Michaels Stores Inc, one of the US’s biggest art and crafts retailer firms, had earlier said in January that it was working with federal law enforcement officials to investigate a possible data breach.

According to Michaels, the security breach which apparently took place between May 8, 2013 and January 27, 2014, may have affected about 2.6 million cards, or about 7 percent of payment cards used at its stores during the period.

While another round of security breach on Aaron Brothers’ payment systems from June 26, 2013 to February 27, 2014, is said to have impacted about 400,000 cards.

“We encourage you to actively monitor all of your payment card account activity and immediately contact your bank or card issuer if the you notice any suspicious activity,” Chuck Rubin, CEO for Michael Stores, said.

“In an era where very sophisticated and determined criminals have proven capable of successfully attacking a wide range of computer networks, we must all increase our level of vigilance.

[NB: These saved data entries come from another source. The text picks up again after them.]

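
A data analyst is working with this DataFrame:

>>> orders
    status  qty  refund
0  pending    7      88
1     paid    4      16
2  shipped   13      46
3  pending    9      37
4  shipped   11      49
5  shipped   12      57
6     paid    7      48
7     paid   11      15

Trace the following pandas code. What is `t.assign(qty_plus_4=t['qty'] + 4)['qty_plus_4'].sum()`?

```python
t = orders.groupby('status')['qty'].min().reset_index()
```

group by status, min of qty:
status
paid        4
pending     7
shipped    11
Name: qty, dtype: int64
reset_index():
    status  qty
0     paid    4
1  pending    7
2  shipped   11
add column qty_plus_4 = t['qty'] + 4:
    status  qty  qty_plus_4
0     paid    4           8
1  pending    7          11
2  shipped   11          15
Finally, sum of column 'qty_plus_4' = 34.

34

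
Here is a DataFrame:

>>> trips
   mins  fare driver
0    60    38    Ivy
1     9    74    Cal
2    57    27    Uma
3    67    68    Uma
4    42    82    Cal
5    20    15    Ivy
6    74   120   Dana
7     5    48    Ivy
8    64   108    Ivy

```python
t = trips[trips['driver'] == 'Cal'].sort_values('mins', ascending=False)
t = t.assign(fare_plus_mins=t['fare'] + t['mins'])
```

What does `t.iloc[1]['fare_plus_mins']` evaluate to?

filter rows where driver == 'Cal':
   mins  fare driver
1     9    74    Cal
4    42    82    Cal
sort by mins descending:
   mins  fare driver
4    42    82    Cal
1     9    74    Cal
add column fare_plus_mins = t['fare'] + t['mins']:
   mins  fare driver  fare_plus_mins
4    42    82    Cal             124
1     9    74    Cal              83
Finally, value at position 1, column 'fare_plus_mins' = 83.

83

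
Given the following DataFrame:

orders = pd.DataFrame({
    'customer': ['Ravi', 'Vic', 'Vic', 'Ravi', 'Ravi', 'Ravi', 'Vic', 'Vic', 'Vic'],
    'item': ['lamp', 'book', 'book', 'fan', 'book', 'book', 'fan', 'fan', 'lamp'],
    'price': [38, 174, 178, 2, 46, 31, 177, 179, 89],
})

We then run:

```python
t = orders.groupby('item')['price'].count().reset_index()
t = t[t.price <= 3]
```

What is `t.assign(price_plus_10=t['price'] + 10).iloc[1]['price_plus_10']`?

group by item, count of price:
item
book    4
fan     3
lamp    2
Name: price, dtype: int64
reset_index():
   item  price
0  book      4
1   fan      3
2  lamp      2
filter rows where price <= 3:
   item  price
1   fan      3
2  lamp      2
add column price_plus_10 = t['price'] + 10:
   item  price  price_plus_10
1   fan      3             13
2  lamp      2             12
So iloc[1]['price_plus_10'] = 12.

12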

We are committed to working with other parties to improve the security of payment card transactions for all consumers.”

The retailer said the systems were attacked by hackers using highly sophisticated malware that neither of the security firms hired to investigate the breaches had previously encountered.

The company has posted details about the specific Michaels stores and Aaron Brothers stores that were targeted and at what times they were vulnerable, so that customers can go and check to see if their credit card info was potentially hacked.

Michaels Stores noted the affected systems contained customer’s payment card number and expiry date however it said that there was no evidence that data such as customers’ other personal information, such as name, address or personal identification number were at risk.

The company said it is offering affected customers 12 months of identity protection, credit monitoring, and fraud assistance services at free of cost.